Saint Patrick: Taken – A Slavery that Remains
We have been treated like aliens. Perhaps they do not believe that we have received one and the same baptism or that we have one and the same God as Father. They think it a matter of contempt that we are Irish.
(Letter: Patrick to Coroticus Trans. Bishop Joseph Duffy)
Today we celebrate the feast day of Saint Patrick, our Patron Saint. From our April issue, Father Dermot Connolly of Africa Magazine reflects on the life of Saint Patrick, trafficked into Ireland a slave, and the slavery and human trafficking that persists in today’s world. Read his full article below.
Taken – A Slavery that Remains
Saint Patrick was only fifteen years old when he was trafficked into slavery in Ireland; at least six years passed before he managed to escape back to his home in Britain. It left its mark on him: years later, after he had returned to Ireland, when some of his own recently baptised young people were kidnapped, and some were murdered, he was deeply angered: he wrote to the slave-traders, ‘You hand over members of Christ into what could be called a brothel.’ In our own times, it is still the fate of many who have been taken and enslaved. Patrick was accusing a slave-raider named Coroticus, who operated from somewhere on the west coast of Britain.
The young Patrick’s own captors had come from Ireland, from the ‘heathen peoples’ – now as an adult and a bishop it seems he has come up against slavers who are nominally Christian. What is he to do? He cannot take up arms against them, but he can carry the battle to their home base and try to isolate them – especially if the Church leaders and Christian communities in Britain support him in this.
As they profess to be Christian, Patrick writes what is a formal Letter of Excommunication against Coroticus and his soldiers: so long as they refuse to repent and set their victims free, it is not permitted ‘to court the favour of such people, to take food or drink with them, or even to accept their alms.’ They have committed ‘murder against the brothers of the Lord.’

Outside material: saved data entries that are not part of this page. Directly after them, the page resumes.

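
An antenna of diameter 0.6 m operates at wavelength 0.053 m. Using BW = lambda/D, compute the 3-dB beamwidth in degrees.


BW_rad = 0.053 / 0.6 = 0.088333
BW_deg = 5.06 degrees

5.06 degrees


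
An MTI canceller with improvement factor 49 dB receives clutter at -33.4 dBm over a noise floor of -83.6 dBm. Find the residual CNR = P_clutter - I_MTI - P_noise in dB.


CNR = -33.4 - 49 - (-83.6) = 1.2 dB

1.2 dB


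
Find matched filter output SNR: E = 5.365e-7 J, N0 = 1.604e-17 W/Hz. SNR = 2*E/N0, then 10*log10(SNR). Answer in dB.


SNR_lin = 2 * 5.365e-7 / 1.604e-17 = 6.69e10
SNR_dB = 10*log10(6.69e10) = 108.3 dB

108.3 dB


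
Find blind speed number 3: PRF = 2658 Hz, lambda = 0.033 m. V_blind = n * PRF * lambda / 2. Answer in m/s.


V_blind = 3 * 2658 * 0.033 / 2 = 131.6 m/s

131.6 m/s


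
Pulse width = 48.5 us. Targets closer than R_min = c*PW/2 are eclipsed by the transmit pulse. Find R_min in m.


R_min = 3e8 * 48.5e-6 / 2 = 7275.0 m

7275.0 m


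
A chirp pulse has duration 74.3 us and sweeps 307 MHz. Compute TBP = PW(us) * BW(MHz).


TBP = 74.3 * 307 = 22810.1

22810.1


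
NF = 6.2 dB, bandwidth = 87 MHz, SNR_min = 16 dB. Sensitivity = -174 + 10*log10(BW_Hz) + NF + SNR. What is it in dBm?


10*log10(87000000.0) = 79.4
S = -174 + 79.4 + 6.2 + 16 = -72.4 dBm

-72.4 dBm


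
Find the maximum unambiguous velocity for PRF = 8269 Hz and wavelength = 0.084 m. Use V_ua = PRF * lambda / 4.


V_ua = 8269 * 0.084 / 4 = 173.6 m/s

173.6 m/s


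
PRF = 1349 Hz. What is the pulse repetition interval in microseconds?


PRI = 1/1349 = 0.0007412898 s = 741.3 us

741.3 us


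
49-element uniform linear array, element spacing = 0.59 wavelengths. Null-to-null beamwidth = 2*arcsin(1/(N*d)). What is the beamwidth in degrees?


1/(N*d) = 1/(49*0.59) = 0.03459
BW = 2*arcsin(0.03459) = 4.0 degrees

4.0 degrees


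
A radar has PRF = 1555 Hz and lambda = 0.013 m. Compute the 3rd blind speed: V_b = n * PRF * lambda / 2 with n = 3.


V_blind = 3 * 1555 * 0.013 / 2 = 30.3 m/s

30.3 m/s


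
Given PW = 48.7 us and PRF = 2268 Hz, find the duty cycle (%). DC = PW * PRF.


DC = 48.7e-6 * 2268 * 100 = 11.05%

11.05%


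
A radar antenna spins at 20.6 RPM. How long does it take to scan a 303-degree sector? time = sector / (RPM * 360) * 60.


t = 303 / (20.6 * 360) * 60 = 2.45 s

2.45 s


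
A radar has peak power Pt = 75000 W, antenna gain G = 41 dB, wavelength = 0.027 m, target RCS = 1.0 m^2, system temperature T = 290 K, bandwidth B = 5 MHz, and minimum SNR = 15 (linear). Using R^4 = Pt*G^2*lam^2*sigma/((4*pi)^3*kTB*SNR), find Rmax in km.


G_lin = 10^(41/10) = 12589.254118
R^4 = 75000 * 12589.254118^2 * 0.027^2 * 1.0 / ((4*pi)^3 * 1.38e-23 * 290 * 5000000.0 * 15)
R^4 = 1.45486e19 m^4
R_max = (1.45486e19)^(1/4) = 61759.7 m = 61.8 km

61.8 km


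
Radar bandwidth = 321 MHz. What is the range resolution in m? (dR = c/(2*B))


dR = 3e8 / (2 * 321000000.0) = 0.47 m

0.47 m


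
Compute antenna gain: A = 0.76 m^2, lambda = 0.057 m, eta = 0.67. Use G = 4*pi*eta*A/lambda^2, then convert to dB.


G_linear = 4*pi*0.67*0.76/0.057^2 = 1969.47
G_dB = 10*log10(1969.47) = 32.9 dB

32.9 dB


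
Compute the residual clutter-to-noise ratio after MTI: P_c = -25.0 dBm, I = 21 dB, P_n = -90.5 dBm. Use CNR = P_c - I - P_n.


CNR = -25.0 - 21 - (-90.5) = 44.5 dB

44.5 dB


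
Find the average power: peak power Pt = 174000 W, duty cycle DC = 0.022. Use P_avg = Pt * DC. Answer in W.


P_avg = 174000 * 0.022 = 3828.0 W

3828.0 W


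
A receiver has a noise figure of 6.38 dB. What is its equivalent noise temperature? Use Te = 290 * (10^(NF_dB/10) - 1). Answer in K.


NF_lin = 10^(6.38/10) = 4.345102
Te = 290 * (4.345102 - 1) = 970.1 K

970.1 K


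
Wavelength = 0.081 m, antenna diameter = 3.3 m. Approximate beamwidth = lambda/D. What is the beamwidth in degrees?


BW_rad = 0.081 / 3.3 = 0.024545
BW_deg = 1.41 degrees

1.41 degrees


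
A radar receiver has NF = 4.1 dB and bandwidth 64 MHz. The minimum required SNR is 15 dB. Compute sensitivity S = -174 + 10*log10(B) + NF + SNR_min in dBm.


10*log10(64000000.0) = 78.06
S = -174 + 78.06 + 4.1 + 15 = -76.8 dBm

-76.8 dBm


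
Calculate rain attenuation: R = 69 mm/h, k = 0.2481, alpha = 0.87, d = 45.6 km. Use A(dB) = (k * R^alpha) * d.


gamma = 0.2481 * 69^0.87 = 9.872462 dB/km
A = 9.872462 * 45.6 = 450.18 dB

450.18 dB


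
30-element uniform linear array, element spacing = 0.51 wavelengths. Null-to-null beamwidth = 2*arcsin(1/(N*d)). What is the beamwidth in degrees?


1/(N*d) = 1/(30*0.51) = 0.065359
BW = 2*arcsin(0.065359) = 7.5 degrees

7.5 degrees


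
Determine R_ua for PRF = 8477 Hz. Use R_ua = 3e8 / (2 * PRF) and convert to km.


R_ua = 3e8 / (2 * 8477) = 17694.9 m = 17.7 km

17.7 km


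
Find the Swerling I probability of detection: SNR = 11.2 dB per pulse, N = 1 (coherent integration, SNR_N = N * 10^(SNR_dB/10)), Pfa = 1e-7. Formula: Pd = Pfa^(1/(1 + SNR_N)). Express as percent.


SNR_lin = 10^(11.2/10) = 13.18257
SNR_N = 1 * 13.18257 = 13.18257
1/(1 + SNR_N) = 1/14.18257 = 0.0705091
Pd = (1e-7)^0.0705091 = 0.32095
Pd = 32.1%

32.1%


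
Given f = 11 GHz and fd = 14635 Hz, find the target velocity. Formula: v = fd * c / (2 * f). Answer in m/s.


v = 14635 * 3e8 / (2 * 11000000000.0) = 199.6 m/s

199.6 m/s


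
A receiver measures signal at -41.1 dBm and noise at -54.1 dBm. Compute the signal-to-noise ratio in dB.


SNR = -41.1 - (-54.1) = 13.0 dB

13.0 dB


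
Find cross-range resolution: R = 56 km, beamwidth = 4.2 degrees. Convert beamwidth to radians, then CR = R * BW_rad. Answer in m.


BW_rad = 0.073303829
CR = 56000 * 0.073303829 = 4105.0 m

4105.0 m


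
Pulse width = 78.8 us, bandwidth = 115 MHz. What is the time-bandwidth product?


TBP = 78.8 * 115 = 9062.0

9062.0


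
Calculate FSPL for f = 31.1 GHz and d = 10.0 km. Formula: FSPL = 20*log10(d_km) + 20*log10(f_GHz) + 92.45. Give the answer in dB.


20*log10(10.0) = 20.0
20*log10(31.1) = 29.86
FSPL = 142.3 dB

142.3 dB


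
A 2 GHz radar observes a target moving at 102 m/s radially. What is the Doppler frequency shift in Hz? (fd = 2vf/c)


fd = 2 * 102 * 2000000000.0 / 3e8 = 1360.0 Hz

1360.0 Hz


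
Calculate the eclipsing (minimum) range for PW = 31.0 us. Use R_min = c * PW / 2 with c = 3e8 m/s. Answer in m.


R_min = 3e8 * 31.0e-6 / 2 = 4650.0 m

4650.0 m


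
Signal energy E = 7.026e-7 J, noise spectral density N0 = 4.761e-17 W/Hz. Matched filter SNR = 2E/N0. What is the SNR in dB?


SNR_lin = 2 * 7.026e-7 / 4.761e-17 = 2.951e10
SNR_dB = 10*log10(2.951e10) = 104.7 dB

104.7 dB


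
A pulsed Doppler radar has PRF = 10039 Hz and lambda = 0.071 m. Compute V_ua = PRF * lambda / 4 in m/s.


V_ua = 10039 * 0.071 / 4 = 178.2 m/s

178.2 m/s


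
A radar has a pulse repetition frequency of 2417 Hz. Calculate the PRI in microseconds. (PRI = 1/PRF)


PRI = 1/2417 = 0.000413736 s = 413.7 us

413.7 us


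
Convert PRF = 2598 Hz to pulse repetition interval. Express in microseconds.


PRI = 1/2598 = 0.0003849115 s = 384.9 us

384.9 us


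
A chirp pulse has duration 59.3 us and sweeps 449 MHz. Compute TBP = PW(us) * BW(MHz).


TBP = 59.3 * 449 = 26625.7

26625.7


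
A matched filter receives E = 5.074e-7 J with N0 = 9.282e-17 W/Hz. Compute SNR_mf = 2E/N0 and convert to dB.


SNR_lin = 2 * 5.074e-7 / 9.282e-17 = 1.093e10
SNR_dB = 10*log10(1.093e10) = 100.4 dB

100.4 dB


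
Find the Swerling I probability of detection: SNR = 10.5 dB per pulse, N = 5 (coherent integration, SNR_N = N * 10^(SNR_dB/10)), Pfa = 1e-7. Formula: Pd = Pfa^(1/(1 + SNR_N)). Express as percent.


SNR_lin = 10^(10.5/10) = 11.22018
SNR_N = 5 * 11.22018 = 56.1009
1/(1 + SNR_N) = 1/57.1009 = 0.0175129
Pd = (1e-7)^0.0175129 = 0.75407
Pd = 75.4%

75.4%


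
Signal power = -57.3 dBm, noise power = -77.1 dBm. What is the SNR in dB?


SNR = -57.3 - (-77.1) = 19.8 dB

19.8 dB


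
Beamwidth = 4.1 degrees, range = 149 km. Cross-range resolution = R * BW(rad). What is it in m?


BW_rad = 0.071558499
CR = 149000 * 0.071558499 = 10662.2 m

10662.2 m


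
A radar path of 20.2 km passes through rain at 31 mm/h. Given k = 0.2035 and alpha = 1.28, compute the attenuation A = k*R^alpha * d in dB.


gamma = 0.2035 * 31^1.28 = 16.50089 dB/km
A = 16.50089 * 20.2 = 333.32 dB

333.32 dB


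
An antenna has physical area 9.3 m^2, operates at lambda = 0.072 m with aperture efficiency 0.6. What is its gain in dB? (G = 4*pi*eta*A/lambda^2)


G_linear = 4*pi*0.6*9.3/0.072^2 = 13526.3
G_dB = 10*log10(13526.3) = 41.3 dB

41.3 dB


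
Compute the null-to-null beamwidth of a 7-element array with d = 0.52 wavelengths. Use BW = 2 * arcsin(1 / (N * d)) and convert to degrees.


1/(N*d) = 1/(7*0.52) = 0.274725
BW = 2*arcsin(0.274725) = 31.9 degrees

31.9 degrees


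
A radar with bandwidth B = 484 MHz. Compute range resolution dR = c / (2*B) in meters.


dR = 3e8 / (2 * 484000000.0) = 0.31 m

0.31 m


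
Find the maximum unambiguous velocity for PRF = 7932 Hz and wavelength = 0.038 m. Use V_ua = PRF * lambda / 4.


V_ua = 7932 * 0.038 / 4 = 75.4 m/s

75.4 m/s


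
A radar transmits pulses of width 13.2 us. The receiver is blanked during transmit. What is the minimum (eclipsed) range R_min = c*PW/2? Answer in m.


R_min = 3e8 * 13.2e-6 / 2 = 1980.0 m

1980.0 m


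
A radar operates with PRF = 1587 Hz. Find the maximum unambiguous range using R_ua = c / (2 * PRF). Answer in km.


R_ua = 3e8 / (2 * 1587) = 94518.0 m = 94.5 km

94.5 km


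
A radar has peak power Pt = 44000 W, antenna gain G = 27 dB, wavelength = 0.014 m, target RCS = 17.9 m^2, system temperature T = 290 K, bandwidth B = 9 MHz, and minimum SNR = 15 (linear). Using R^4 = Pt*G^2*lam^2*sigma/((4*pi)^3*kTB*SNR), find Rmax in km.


G_lin = 10^(27/10) = 501.187234
R^4 = 44000 * 501.187234^2 * 0.014^2 * 17.9 / ((4*pi)^3 * 1.38e-23 * 290 * 9000000.0 * 15)
R^4 = 3.61677e16 m^4
R_max = (3.61677e16)^(1/4) = 13790.5 m = 13.8 km

13.8 km


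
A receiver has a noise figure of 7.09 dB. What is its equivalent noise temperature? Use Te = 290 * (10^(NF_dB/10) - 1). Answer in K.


NF_lin = 10^(7.09/10) = 5.116818
Te = 290 * (5.116818 - 1) = 1193.9 K

1193.9 K


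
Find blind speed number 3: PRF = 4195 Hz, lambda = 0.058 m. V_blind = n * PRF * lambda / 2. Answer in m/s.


V_blind = 3 * 4195 * 0.058 / 2 = 365.0 m/s

365.0 m/s


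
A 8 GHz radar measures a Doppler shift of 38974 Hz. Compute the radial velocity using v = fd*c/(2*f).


v = 38974 * 3e8 / (2 * 8000000000.0) = 730.8 m/s

730.8 m/s


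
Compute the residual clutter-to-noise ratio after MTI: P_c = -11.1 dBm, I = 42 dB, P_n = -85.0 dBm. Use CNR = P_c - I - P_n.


CNR = -11.1 - 42 - (-85.0) = 31.9 dB

31.9 dB


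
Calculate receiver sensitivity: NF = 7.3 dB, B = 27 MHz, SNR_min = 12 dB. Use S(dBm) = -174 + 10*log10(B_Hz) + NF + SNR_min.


10*log10(27000000.0) = 74.31
S = -174 + 74.31 + 7.3 + 12 = -80.4 dBm

-80.4 dBm


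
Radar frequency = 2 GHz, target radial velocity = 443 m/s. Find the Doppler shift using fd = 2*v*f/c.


fd = 2 * 443 * 2000000000.0 / 3e8 = 5906.7 Hz

5906.7 Hz


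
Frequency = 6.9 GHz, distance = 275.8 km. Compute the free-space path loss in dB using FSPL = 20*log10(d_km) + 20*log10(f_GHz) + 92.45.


20*log10(275.8) = 48.81
20*log10(6.9) = 16.78
FSPL = 158.0 dB

158.0 dB


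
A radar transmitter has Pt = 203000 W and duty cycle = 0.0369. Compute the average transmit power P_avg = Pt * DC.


P_avg = 203000 * 0.0369 = 7490.7 W

7490.7 W


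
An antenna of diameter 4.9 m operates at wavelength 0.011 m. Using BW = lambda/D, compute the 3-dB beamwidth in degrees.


BW_rad = 0.011 / 4.9 = 0.002245
BW_deg = 0.13 degrees

0.13 degrees


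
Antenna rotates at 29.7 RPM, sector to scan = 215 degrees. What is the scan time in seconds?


t = 215 / (29.7 * 360) * 60 = 1.21 s

1.21 s


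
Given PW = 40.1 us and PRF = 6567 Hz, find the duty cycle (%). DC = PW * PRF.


DC = 40.1e-6 * 6567 * 100 = 26.33%

26.33%


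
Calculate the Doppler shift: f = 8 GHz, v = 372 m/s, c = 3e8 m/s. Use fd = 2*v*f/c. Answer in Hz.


fd = 2 * 372 * 8000000000.0 / 3e8 = 19840.0 Hz

19840.0 Hz


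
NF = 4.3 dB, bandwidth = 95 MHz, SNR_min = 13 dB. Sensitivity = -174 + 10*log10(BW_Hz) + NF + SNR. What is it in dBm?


10*log10(95000000.0) = 79.78
S = -174 + 79.78 + 4.3 + 13 = -76.9 dBm

-76.9 dBm


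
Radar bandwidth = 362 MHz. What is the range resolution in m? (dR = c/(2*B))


dR = 3e8 / (2 * 362000000.0) = 0.41 m

0.41 m


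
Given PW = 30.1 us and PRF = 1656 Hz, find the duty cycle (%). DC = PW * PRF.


DC = 30.1e-6 * 1656 * 100 = 4.98%

4.98%


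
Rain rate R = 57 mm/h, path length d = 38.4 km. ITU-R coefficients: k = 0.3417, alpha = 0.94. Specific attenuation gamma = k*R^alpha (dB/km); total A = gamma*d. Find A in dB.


gamma = 0.3417 * 57^0.94 = 15.281548 dB/km
A = 15.281548 * 38.4 = 586.81 dB

586.81 dB


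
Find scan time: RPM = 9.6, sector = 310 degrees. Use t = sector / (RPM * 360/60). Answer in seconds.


t = 310 / (9.6 * 360) * 60 = 5.38 s

5.38 s


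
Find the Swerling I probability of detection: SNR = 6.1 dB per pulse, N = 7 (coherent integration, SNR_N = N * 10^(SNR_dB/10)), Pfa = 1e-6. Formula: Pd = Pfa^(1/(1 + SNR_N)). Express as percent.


SNR_lin = 10^(6.1/10) = 4.0738
SNR_N = 7 * 4.0738 = 28.5166
1/(1 + SNR_N) = 1/29.5166 = 0.0338792
Pd = (1e-6)^0.0338792 = 0.62622
Pd = 62.6%

62.6%


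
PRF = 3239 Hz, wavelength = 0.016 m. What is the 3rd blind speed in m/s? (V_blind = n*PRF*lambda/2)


V_blind = 3 * 3239 * 0.016 / 2 = 77.7 m/s

77.7 m/s


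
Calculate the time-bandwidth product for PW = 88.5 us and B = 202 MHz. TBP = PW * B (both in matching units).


TBP = 88.5 * 202 = 17877.0

17877.0


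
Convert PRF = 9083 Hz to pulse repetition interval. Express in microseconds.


PRI = 1/9083 = 0.0001100958 s = 110.1 us

110.1 us


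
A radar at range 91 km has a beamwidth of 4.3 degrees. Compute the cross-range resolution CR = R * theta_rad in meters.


BW_rad = 0.075049158
CR = 91000 * 0.075049158 = 6829.5 m

6829.5 m


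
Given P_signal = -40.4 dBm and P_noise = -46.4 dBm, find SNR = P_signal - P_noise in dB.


SNR = -40.4 - (-46.4) = 6.0 dB

6.0 dB


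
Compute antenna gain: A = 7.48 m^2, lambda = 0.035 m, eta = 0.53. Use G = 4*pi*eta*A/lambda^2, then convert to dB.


G_linear = 4*pi*0.53*7.48/0.035^2 = 40667.85
G_dB = 10*log10(40667.85) = 46.1 dB

46.1 dB


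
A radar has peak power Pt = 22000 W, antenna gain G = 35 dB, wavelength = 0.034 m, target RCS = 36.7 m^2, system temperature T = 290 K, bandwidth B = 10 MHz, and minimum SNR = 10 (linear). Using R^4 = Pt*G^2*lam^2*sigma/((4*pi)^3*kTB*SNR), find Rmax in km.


G_lin = 10^(35/10) = 3162.27766
R^4 = 22000 * 3162.27766^2 * 0.034^2 * 36.7 / ((4*pi)^3 * 1.38e-23 * 290 * 10000000.0 * 10)
R^4 = 1.17528e19 m^4
R_max = (1.17528e19)^(1/4) = 58551.1 m = 58.6 km

58.6 km


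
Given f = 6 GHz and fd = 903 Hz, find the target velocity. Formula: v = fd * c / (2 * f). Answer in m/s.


v = 903 * 3e8 / (2 * 6000000000.0) = 22.6 m/s

22.6 m/s


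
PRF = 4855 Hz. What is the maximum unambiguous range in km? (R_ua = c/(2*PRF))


R_ua = 3e8 / (2 * 4855) = 30896.0 m = 30.9 km

30.9 km


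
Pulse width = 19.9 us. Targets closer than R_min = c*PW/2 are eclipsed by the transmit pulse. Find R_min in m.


R_min = 3e8 * 19.9e-6 / 2 = 2985.0 m

2985.0 m


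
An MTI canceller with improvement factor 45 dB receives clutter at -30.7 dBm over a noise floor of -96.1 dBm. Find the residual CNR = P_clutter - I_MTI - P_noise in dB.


CNR = -30.7 - 45 - (-96.1) = 20.4 dB

20.4 dB


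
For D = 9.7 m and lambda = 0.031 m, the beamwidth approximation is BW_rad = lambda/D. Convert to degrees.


BW_rad = 0.031 / 9.7 = 0.003196
BW_deg = 0.18 degrees

0.18 degrees


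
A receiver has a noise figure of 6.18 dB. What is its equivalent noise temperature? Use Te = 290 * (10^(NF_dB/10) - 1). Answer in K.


NF_lin = 10^(6.18/10) = 4.14954
Te = 290 * (4.14954 - 1) = 913.4 K

913.4 K


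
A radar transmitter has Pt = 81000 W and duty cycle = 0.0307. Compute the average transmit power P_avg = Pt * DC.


P_avg = 81000 * 0.0307 = 2486.7 W

2486.7 W


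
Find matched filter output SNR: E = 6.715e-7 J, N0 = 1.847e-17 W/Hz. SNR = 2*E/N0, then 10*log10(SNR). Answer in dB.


SNR_lin = 2 * 6.715e-7 / 1.847e-17 = 7.271e10
SNR_dB = 10*log10(7.271e10) = 108.6 dB

108.6 dB


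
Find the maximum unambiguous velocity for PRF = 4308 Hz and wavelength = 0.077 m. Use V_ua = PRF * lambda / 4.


V_ua = 4308 * 0.077 / 4 = 82.9 m/s

82.9 m/s


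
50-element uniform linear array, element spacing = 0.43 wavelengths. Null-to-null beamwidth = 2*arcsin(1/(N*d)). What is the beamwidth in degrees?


1/(N*d) = 1/(50*0.43) = 0.046512
BW = 2*arcsin(0.046512) = 5.3 degrees

5.3 degrees


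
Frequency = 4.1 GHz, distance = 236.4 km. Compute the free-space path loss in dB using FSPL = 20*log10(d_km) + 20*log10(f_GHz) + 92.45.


20*log10(236.4) = 47.47
20*log10(4.1) = 12.26
FSPL = 152.2 dB

152.2 dB


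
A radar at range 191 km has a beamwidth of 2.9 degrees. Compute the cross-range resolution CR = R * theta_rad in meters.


BW_rad = 0.050614548
CR = 191000 * 0.050614548 = 9667.4 m

9667.4 m


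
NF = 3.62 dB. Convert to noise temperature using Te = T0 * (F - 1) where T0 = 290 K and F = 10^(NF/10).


NF_lin = 10^(3.62/10) = 2.301442
Te = 290 * (2.301442 - 1) = 377.4 K

377.4 K


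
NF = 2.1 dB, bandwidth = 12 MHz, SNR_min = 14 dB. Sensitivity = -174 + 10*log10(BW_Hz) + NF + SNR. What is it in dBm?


10*log10(12000000.0) = 70.79
S = -174 + 70.79 + 2.1 + 14 = -87.1 dBm

-87.1 dBm


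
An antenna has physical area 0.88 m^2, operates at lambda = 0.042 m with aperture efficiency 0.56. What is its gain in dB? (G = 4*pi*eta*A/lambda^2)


G_linear = 4*pi*0.56*0.88/0.042^2 = 3510.61
G_dB = 10*log10(3510.61) = 35.5 dB

35.5 dB


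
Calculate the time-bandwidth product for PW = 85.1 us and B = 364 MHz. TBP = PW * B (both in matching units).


TBP = 85.1 * 364 = 30976.4

30976.4


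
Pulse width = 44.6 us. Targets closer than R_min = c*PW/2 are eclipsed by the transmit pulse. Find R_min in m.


R_min = 3e8 * 44.6e-6 / 2 = 6690.0 m

6690.0 m


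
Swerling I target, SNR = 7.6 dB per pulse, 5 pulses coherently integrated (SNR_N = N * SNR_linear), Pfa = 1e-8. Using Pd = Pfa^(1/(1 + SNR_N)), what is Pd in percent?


SNR_lin = 10^(7.6/10) = 5.7544
SNR_N = 5 * 5.7544 = 28.772
1/(1 + SNR_N) = 1/29.772 = 0.0335886
Pd = (1e-8)^0.0335886 = 0.53863
Pd = 53.9%

53.9%


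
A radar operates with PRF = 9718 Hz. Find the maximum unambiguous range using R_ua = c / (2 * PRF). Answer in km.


R_ua = 3e8 / (2 * 9718) = 15435.3 m = 15.4 km

15.4 km


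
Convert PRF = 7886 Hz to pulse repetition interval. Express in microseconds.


PRI = 1/7886 = 0.000126807 s = 126.8 us

126.8 us


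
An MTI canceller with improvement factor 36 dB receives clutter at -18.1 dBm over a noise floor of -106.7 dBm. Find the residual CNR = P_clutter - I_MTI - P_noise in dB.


CNR = -18.1 - 36 - (-106.7) = 52.6 dB

52.6 dB


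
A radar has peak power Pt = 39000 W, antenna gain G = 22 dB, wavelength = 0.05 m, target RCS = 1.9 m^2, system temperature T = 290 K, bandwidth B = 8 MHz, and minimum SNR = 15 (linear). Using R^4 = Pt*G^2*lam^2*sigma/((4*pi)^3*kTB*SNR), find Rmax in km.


G_lin = 10^(22/10) = 158.489319
R^4 = 39000 * 158.489319^2 * 0.05^2 * 1.9 / ((4*pi)^3 * 1.38e-23 * 290 * 8000000.0 * 15)
R^4 = 4.88282e15 m^4
R_max = (4.88282e15)^(1/4) = 8359.3 m = 8.4 km

8.4 km


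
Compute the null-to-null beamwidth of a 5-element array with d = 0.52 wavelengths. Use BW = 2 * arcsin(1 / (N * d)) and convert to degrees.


1/(N*d) = 1/(5*0.52) = 0.384615
BW = 2*arcsin(0.384615) = 45.2 degrees

45.2 degrees


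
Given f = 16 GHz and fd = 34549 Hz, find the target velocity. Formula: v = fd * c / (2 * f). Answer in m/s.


v = 34549 * 3e8 / (2 * 16000000000.0) = 323.9 m/s

323.9 m/s


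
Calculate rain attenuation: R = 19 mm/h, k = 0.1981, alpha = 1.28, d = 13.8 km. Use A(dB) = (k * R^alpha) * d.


gamma = 0.1981 * 19^1.28 = 8.583988 dB/km
A = 8.583988 * 13.8 = 118.46 dB

118.46 dB


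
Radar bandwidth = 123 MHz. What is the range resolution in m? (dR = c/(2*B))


dR = 3e8 / (2 * 123000000.0) = 1.22 m

1.22 m


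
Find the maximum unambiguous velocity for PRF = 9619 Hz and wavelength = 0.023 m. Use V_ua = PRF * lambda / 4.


V_ua = 9619 * 0.023 / 4 = 55.3 m/s

55.3 m/s


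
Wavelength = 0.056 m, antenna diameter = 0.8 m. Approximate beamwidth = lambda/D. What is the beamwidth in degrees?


BW_rad = 0.056 / 0.8 = 0.07
BW_deg = 4.01 degrees

4.01 degrees


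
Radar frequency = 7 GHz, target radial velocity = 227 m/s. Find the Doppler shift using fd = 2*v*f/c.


fd = 2 * 227 * 7000000000.0 / 3e8 = 10593.3 Hz

10593.3 Hz


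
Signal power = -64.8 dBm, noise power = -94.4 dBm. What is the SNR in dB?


SNR = -64.8 - (-94.4) = 29.6 dB

29.6 dB


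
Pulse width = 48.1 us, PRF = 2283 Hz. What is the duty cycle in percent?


DC = 48.1e-6 * 2283 * 100 = 10.98%

10.98%


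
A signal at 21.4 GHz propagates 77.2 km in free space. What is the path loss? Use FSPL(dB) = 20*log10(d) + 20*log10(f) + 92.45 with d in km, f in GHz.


20*log10(77.2) = 37.75
20*log10(21.4) = 26.61
FSPL = 156.8 dB

156.8 dB


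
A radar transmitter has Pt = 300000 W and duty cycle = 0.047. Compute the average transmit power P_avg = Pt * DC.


P_avg = 300000 * 0.047 = 14100.0 W

14100.0 W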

This letter is not part of any secret negotiations with a slave-trading criminal; these are forthright and public words that ‘should be read before all the communities and even in the presence of Coroticus himself.’ Naming and shaming! Who knows – they may be brought back to their senses, and to forgiveness? ‘And that they may free the baptised women prisoners whom they have already captured.’
Patrick’s grief and his great-heartedness run together through this letter: ‘I do not know for whom I am to grieve the more; whether for those who were killed, for those whom they captured, or those whom the devil has deeply ensnared.’ He feels a duty of care not only to his lost sons and daughters, but even to his enemies who ‘are estranged from me and from Christ my God, whose ambassador I am.’
Manuscript copies of Patrick’s Letter to the Soldiers of Coroticus (and of Patrick’s other extant writing, his Confession) remain to our own times, and are studied by scholars such as Bishop Joseph Duffy, whose translation and learning I am gratefully using.
What also remains is slavery itself, and who are most likely to be taken: children, women, the frightened, the foolish, the desperate, the despised. I wonder if this is what Patrick has in mind when he writes, ‘We have been treated like aliens … They think it a matter of contempt that we are Irish.’ He has identified with the Irish he had come to serve. The splendid, heroic people who work against slavery in our own days would recognise what he was doing.